If you're just now waking up from a coma brought on by excessive turkey consumption and Black Friday shopping, you might not have seen the late Wednesday rumor about the Orioles. They've checked in with the agent of free agent starter Yovani Gallardo, according to Eduardo Encina of the Baltimore Sun. There's nothing exciting about the prospect of signing him, but as pitchers go, he's probably about as exciting of a signing as O's fans might hope to get.
The potential benefit of bringing in Gallardo is not hard to see. He's predicted by MLB Trade Rumors to get a contract of four years and $52 million, so you're basically talking about Ubaldo Jimenez money for a player who has been a much more consistent starter than Jimenez. Over a nine year big league career, Gallardo has posted a 3.66 ERA - not ace material, but not dreck either. He's only ended up with an ERA over 4 one time.

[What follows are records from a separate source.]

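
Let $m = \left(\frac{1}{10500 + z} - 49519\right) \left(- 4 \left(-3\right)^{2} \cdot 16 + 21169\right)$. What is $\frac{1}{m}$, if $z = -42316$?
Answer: $- \frac{31816}{32444199527465} \approx -9.8064 \cdot 10^{-10}$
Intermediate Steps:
$m = - \frac{32444199527465}{31816}$ ($m = \left(\frac{1}{10500 - 42316} - 49519\right) \left(- 4 \left(-3\right)^{2} \cdot 16 + 21169\right) = \left(\frac{1}{-31816} - 49519\right) \left(\left(-4\right) 9 \cdot 16 + 21169\right) = \left(- \frac{1}{31816} - 49519\right) \left(\left(-36\right) 16 + 21169\right) = - \frac{1575496505 \left(-576 + 21169\right)}{31816} = \left(- \frac{1575496505}{31816}\right) 20593 = - \frac{32444199527465}{31816} \approx -1.0197 \cdot 10^{9}$)
$\frac{1}{m} = \frac{1}{- \frac{32444199527465}{31816}} = - \frac{31816}{32444199527465}$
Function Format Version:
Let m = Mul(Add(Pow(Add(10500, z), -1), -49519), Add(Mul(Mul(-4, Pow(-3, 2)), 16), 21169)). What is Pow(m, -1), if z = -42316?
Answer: Rational(-31816, 32444199527465) ≈ -9.8064e-10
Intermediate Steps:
m = Rational(-32444199527465, 31816) (m = Mul(Add(Pow(Add(10500, -42316), -1), -49519), Add(Mul(Mul(-4, Pow(-3, 2)), 16), 21169)) = Mul(Add(Pow(-31816, -1), -49519), Add(Mul(Mul(-4, 9), 16), 21169)) = Mul(Add(Rational(-1, 31816), -49519), Add(Mul(-36, 16), 21169)) = Mul(Rational(-1575496505, 31816), Add(-576, 21169)) = Mul(Rational(-1575496505, 31816), 20593) = Rational(-32444199527465, 31816) ≈ -1.0197e+9)
Pow(m, -1) = Pow(Rational(-32444199527465, 31816), -1) = Rational(-31816, 32444199527465)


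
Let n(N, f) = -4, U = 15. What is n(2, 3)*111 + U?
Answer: -429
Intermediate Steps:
n(2, 3)*111 + U = -4*111 + 15 = -444 + 15 = -429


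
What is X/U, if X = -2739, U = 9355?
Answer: -2739/9355 ≈ -0.29278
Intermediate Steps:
X/U = -2739/9355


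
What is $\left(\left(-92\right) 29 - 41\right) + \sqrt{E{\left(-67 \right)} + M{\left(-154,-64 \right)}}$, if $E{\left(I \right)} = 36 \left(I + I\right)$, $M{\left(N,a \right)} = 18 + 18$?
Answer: $-2709 + 6 i \sqrt{133} \approx -2709.0 + 69.195 i$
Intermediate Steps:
$M{\left(N,a \right)} = 36$
$E{\left(I \right)} = 72 I$ ($E{\left(I \right)} = 36 \cdot 2 I = 72 I$)
$\left(\left(-92\right) 29 - 41\right) + \sqrt{E{\left(-67 \right)} + M{\left(-154,-64 \right)}} = \left(\left(-92\right) 29 - 41\right) + \sqrt{72 \left(-67\right) + 36} = \left(-2668 - 41\right) + \sqrt{-4824 + 36} = -2709 + \sqrt{-4788} = -2709 + 6 i \sqrt{133}$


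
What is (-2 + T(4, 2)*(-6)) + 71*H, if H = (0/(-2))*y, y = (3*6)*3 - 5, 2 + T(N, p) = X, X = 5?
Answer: -20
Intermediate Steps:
T(N, p) = 3 (T(N, p) = -2 + 5 = 3)
y = 49 (y = 18*3 - 5 = 54 - 5 = 49)
H = 0 (H = (0/(-2))*49 = (0*(-½))*49 = 0*49 = 0)
(-2 + T(4, 2)*(-6)) + 71*H = (-2 + 3*(-6)) + 71*0 = (-2 - 18) + 0 = -20 + 0 = -20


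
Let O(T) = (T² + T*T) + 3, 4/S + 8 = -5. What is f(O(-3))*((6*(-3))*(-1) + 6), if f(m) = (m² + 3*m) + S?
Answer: 157152/13 ≈ 12089.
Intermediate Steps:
S = -4/13 (S = 4/(-8 - 5) = 4/(-13) = 4*(-1/13) = -4/13 ≈ -0.30769)
O(T) = 3 + 2*T² (O(T) = (T² + T²) + 3 = 2*T² + 3 = 3 + 2*T²)
f(m) = -4/13 + m² + 3*m (f(m) = (m² + 3*m) - 4/13 = -4/13 + m² + 3*m)
f(O(-3))*((6*(-3))*(-1) + 6) = (-4/13 + (3 + 2*(-3)²)² + 3*(3 + 2*(-3)²))*((6*(-3))*(-1) + 6) = (-4/13 + (3 + 2*9)² + 3*(3 + 2*9))*(-18*(-1) + 6) = (-4/13 + (3 + 18)² + 3*(3 + 18))*(18 + 6) = (-4/13 + 21² + 3*21)*24 = (-4/13 + 441 + 63)*24 = (6548/13)*24 = 157152/13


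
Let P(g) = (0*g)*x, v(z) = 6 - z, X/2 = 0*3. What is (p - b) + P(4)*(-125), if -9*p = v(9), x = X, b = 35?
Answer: -104/3 ≈ -34.667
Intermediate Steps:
X = 0 (X = 2*(0*3) = 2*0 = 0)
x = 0
P(g) = 0 (P(g) = (0*g)*0 = 0*0 = 0)
p = ⅓ (p = -(6 - 1*9)/9 = -(6 - 9)/9 = -⅑*(-3) = ⅓ ≈ 0.33333)
(p - b) + P(4)*(-125) = (⅓ - 1*35) + 0*(-125) = (⅓ - 35) + 0 = -104/3 + 0 = -104/3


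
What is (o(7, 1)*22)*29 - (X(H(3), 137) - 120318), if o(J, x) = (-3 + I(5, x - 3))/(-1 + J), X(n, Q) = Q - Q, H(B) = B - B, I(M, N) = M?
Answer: 361592/3 ≈ 1.2053e+5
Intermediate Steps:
H(B) = 0
X(n, Q) = 0
o(J, x) = 2/(-1 + J) (o(J, x) = (-3 + 5)/(-1 + J) = 2/(-1 + J))
(o(7, 1)*22)*29 - (X(H(3), 137) - 120318) = ((2/(-1 + 7))*22)*29 - (0 - 120318) = ((2/6)*22)*29 - 1*(-120318) = ((2*(⅙))*22)*29 + 120318 = ((⅓)*22)*29 + 120318 = (22/3)*29 + 120318 = 638/3 + 120318 = 361592/3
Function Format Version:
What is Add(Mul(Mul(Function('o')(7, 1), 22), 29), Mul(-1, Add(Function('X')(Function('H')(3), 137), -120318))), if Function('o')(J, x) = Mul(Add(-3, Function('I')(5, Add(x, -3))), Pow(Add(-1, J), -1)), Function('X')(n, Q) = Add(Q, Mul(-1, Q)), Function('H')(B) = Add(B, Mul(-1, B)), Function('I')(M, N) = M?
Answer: Rational(361592, 3) ≈ 1.2053e+5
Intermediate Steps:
Function('H')(B) = 0
Function('X')(n, Q) = 0
Function('o')(J, x) = Mul(2, Pow(Add(-1, J), -1)) (Function('o')(J, x) = Mul(Add(-3, 5), Pow(Add(-1, J), -1)) = Mul(2, Pow(Add(-1, J), -1)))
Add(Mul(Mul(Function('o')(7, 1), 22), 29), Mul(-1, Add(Function('X')(Function('H')(3), 137), -120318))) = Add(Mul(Mul(Mul(2, Pow(Add(-1, 7), -1)), 22), 29), Mul(-1, Add(0, -120318))) = Add(Mul(Mul(Mul(2, Pow(6, -1)), 22), 29), Mul(-1, -120318)) = Add(Mul(Mul(Mul(2, Rational(1, 6)), 22), 29), 120318) = Add(Mul(Mul(Rational(1, 3), 22), 29), 120318) = Add(Mul(Rational(22, 3), 29), 120318) = Add(Rational(638, 3), 120318) = Rational(361592, 3)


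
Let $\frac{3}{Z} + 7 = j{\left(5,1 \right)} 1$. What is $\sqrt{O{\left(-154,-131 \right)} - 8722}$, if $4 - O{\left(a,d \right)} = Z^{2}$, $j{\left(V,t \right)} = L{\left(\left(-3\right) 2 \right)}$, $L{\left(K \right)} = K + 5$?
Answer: $\frac{i \sqrt{557961}}{8} \approx 93.371 i$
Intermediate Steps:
$L{\left(K \right)} = 5 + K$
$j{\left(V,t \right)} = -1$ ($j{\left(V,t \right)} = 5 - 6 = -1$)
$Z = - \frac{3}{8}$ ($Z = \frac{3}{-7 - 1} = \frac{3}{-8} = 3 \left(- \frac{1}{8}\right) = - \frac{3}{8} \approx -0.375$)
$O{\left(a,d \right)} = \frac{247}{64}$ ($O{\left(a,d \right)} = 4 - \left(- \frac{3}{8}\right)^{2} = 4 - \frac{9}{64} = \frac{247}{64}$)
$\sqrt{O{\left(-154,-131 \right)} - 8722} = \sqrt{\frac{247}{64} - 8722} = \sqrt{- \frac{557961}{64}} = \frac{i \sqrt{557961}}{8}$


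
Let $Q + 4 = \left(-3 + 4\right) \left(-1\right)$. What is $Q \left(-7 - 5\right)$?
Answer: $60$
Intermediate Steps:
$Q = -5$ ($Q = -4 + \left(-3 + 4\right) \left(-1\right) = -4 + 1 \left(-1\right) = -4 - 1 = -5$)
$Q \left(-7 - 5\right) = - 5 \left(-7 - 5\right) = \left(-5\right) \left(-12\right) = 60$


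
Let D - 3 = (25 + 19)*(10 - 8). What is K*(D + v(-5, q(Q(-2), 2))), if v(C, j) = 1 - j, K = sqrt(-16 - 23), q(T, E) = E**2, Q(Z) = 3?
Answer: 88*I*sqrt(39) ≈ 549.56*I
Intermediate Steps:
K = I*sqrt(39) (K = sqrt(-39) = I*sqrt(39) ≈ 6.245*I)
D = 91 (D = 3 + (25 + 19)*(10 - 8) = 3 + 44*2 = 3 + 88 = 91)
K*(D + v(-5, q(Q(-2), 2))) = (I*sqrt(39))*(91 + (1 - 1*2**2)) = (I*sqrt(39))*(91 + (1 - 1*4)) = (I*sqrt(39))*(91 + (1 - 4)) = (I*sqrt(39))*(91 - 3) = (I*sqrt(39))*88 = 88*I*sqrt(39)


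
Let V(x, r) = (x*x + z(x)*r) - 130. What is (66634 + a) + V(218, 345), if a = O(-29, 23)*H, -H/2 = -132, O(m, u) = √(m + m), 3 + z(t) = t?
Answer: 188203 + 264*I*√58 ≈ 1.882e+5 + 2010.6*I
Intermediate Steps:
z(t) = -3 + t
O(m, u) = √2*√m (O(m, u) = √(2*m) = √2*√m)
H = 264 (H = -2*(-132) = 264)
a = 264*I*√58 (a = (√2*√(-29))*264 = (√2*(I*√29))*264 = (I*√58)*264 = 264*I*√58 ≈ 2010.6*I)
V(x, r) = -130 + x² + r*(-3 + x) (V(x, r) = (x*x + (-3 + x)*r) - 130 = (x² + r*(-3 + x)) - 130 = -130 + x² + r*(-3 + x))
(66634 + a) + V(218, 345) = (66634 + 264*I*√58) + (-130 + 218² + 345*(-3 + 218)) = (66634 + 264*I*√58) + (-130 + 47524 + 345*215) = (66634 + 264*I*√58) + (-130 + 47524 + 74175) = (66634 + 264*I*√58) + 121569 = 188203 + 264*I*√58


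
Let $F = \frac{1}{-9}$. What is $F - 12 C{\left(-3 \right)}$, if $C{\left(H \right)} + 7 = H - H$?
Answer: $\frac{755}{9} \approx 83.889$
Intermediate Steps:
$C{\left(H \right)} = -7$ ($C{\left(H \right)} = -7 + \left(H - H\right) = -7 + 0 = -7$)
$F = - \frac{1}{9} \approx -0.11111$
$F - 12 C{\left(-3 \right)} = - \frac{1}{9} - -84 = - \frac{1}{9} + 84 = \frac{755}{9}$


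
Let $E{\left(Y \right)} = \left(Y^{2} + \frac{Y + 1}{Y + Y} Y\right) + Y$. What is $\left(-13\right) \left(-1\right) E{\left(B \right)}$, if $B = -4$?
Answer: $\frac{273}{2} \approx 136.5$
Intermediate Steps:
$E{\left(Y \right)} = \frac{1}{2} + Y^{2} + \frac{3 Y}{2}$ ($E{\left(Y \right)} = \left(Y^{2} + \frac{1 + Y}{2 Y} Y\right) + Y = \left(Y^{2} + \left(\frac{1}{2} + \frac{Y}{2}\right)\right) + Y = \left(\frac{1}{2} + Y^{2} + \frac{Y}{2}\right) + Y = \frac{1}{2} + Y^{2} + \frac{3 Y}{2}$)
$\left(-13\right) \left(-1\right) E{\left(B \right)} = \left(-13\right) \left(-1\right) \left(\frac{1}{2} + \left(-4\right)^{2} + \frac{3}{2} \left(-4\right)\right) = 13 \left(\frac{1}{2} + 16 - 6\right) = 13 \cdot \frac{21}{2} = \frac{273}{2}$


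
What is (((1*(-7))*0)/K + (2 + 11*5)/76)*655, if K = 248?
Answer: 1965/4 ≈ 491.25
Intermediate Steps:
(((1*(-7))*0)/K + (2 + 11*5)/76)*655 = (((1*(-7))*0)/248 + (2 + 11*5)/76)*655 = (-7*0*(1/248) + (2 + 55)*(1/76))*655 = (0*(1/248) + 57*(1/76))*655 = (0 + ¾)*655 = (¾)*655 = 1965/4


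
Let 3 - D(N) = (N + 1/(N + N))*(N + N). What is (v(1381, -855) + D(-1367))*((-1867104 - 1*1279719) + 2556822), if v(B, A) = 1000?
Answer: 2204465576376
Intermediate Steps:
D(N) = 3 - 2*N*(N + 1/(2*N)) (D(N) = 3 - (N + 1/(N + N))*(N + N) = 3 - (N + 1/(2*N))*2*N = 3 - 2*N*(N + 1/(2*N)))
(v(1381, -855) + D(-1367))*((-1867104 - 1*1279719) + 2556822) = (1000 + (2 - 2*(-1367)²))*((-1867104 - 1*1279719) + 2556822) = (1000 + (2 - 2*1868689))*((-1867104 - 1279719) + 2556822) = (1000 + (2 - 3737378))*(-3146823 + 2556822) = (1000 - 3737376)*(-590001) = -3736376*(-590001) = 2204465576376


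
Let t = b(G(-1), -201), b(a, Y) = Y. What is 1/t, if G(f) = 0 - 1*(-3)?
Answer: -1/201 ≈ -0.0049751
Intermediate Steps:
G(f) = 3 (G(f) = 0 + 3 = 3)
t = -201
1/t = 1/(-201) = -1/201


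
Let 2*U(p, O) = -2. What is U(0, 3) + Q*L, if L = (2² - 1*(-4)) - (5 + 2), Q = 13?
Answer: 12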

One point in his favor is that Gallardo migrated to the American League this past season, pitching to a 3.42 ERA for Texas. He has had some success against AL lineups in the hitter-friendly home park of the Rangers. Gallardo surely benefits from being a ground ball-heavy pitcher, posting ground ball rates at or near 50% in each of the past three seasons. If you want to imagine him in an Orioles uniform, hitting grounders to a vacuum cleaner O's infield, well, there are worse things to picture.
There are also plenty of reasons that you could talk yourself out of the idea of the O's signing Gallardo as a good thing, however. His average fastball velocity, according to Fangraphs, has declined over two miles per hour since his peak in 2011. Accompanying that decline in velocity has been a decilne in his strikeout rate. Earlier in his career, Gallardo struck out a quarter of the batters he faced. He's seen that rate go down every year since, with his 2015 season seeing a career-low 15.3% for strikeouts.
It's a good bet that if the O's did sign Gallardo, he'd be billed as some kind of innings-eating veteran. He's got the veteran part down. Not so much the innings eating. Gallardo has started at least 30 games in each of the past seven seasons, so there's no doubt he has Dan Duquette's favorite dependable label, but he also hasn't topped 200 innings over the last three seasons. He makes his starts and on average doesn't get blasted out of a game early but doesn't noticeably chew up innings either.
Oh, and let's not forget about the walks. There will be a lot of them. Maybe not quite 2014 Jimenez-level, but still. Gallardo in the 2015 season walked about 9.9% of the batters he faced, which brought him to a 3.3 BB/9 - the same rate as Jimenez for 2015, coincidentally.
Is he due for regression? We'd hear a lot about that too. He was "lucky" this year in the sense that his Fielding Independent Pitching (that is, the results he "should" have gotten based on his strikeout and walk rates) was 4.00, a number that as an ERA is not exciting for a pitcher who's about to command an eight figure salary annually. It would be rather like the Orioles to sign a guy for four years and have him post the four worst years of his career.
There's always risk with any potential deal, though. If all the Orioles do is look for reasons why they shouldn't sign anyone, they'll find plenty of those reasons and they won't sign anyone. We've seen this move from them before. They do need to be careful. Along with whatever salary he'll command, Gallardo, as a qualifying offer-attached free agent, would cost the Orioles their top draft pick, #15 overall. If he performs decently, it won't matter; if he doesn't, that'll be one more thing to sting about having him.
The Orioles are kind of in dire need of a new starting pitcher. There's no chance they're going to get a pitcher like David Price or Zack Greinke. When it comes to bang for the buck, Gallardo looks to be right up the O's alley. He won't be exciting, but he has a good chance to get the job done without costing too much money. The O's could add him and still address other offseason priorities. Sounds fine enough to me.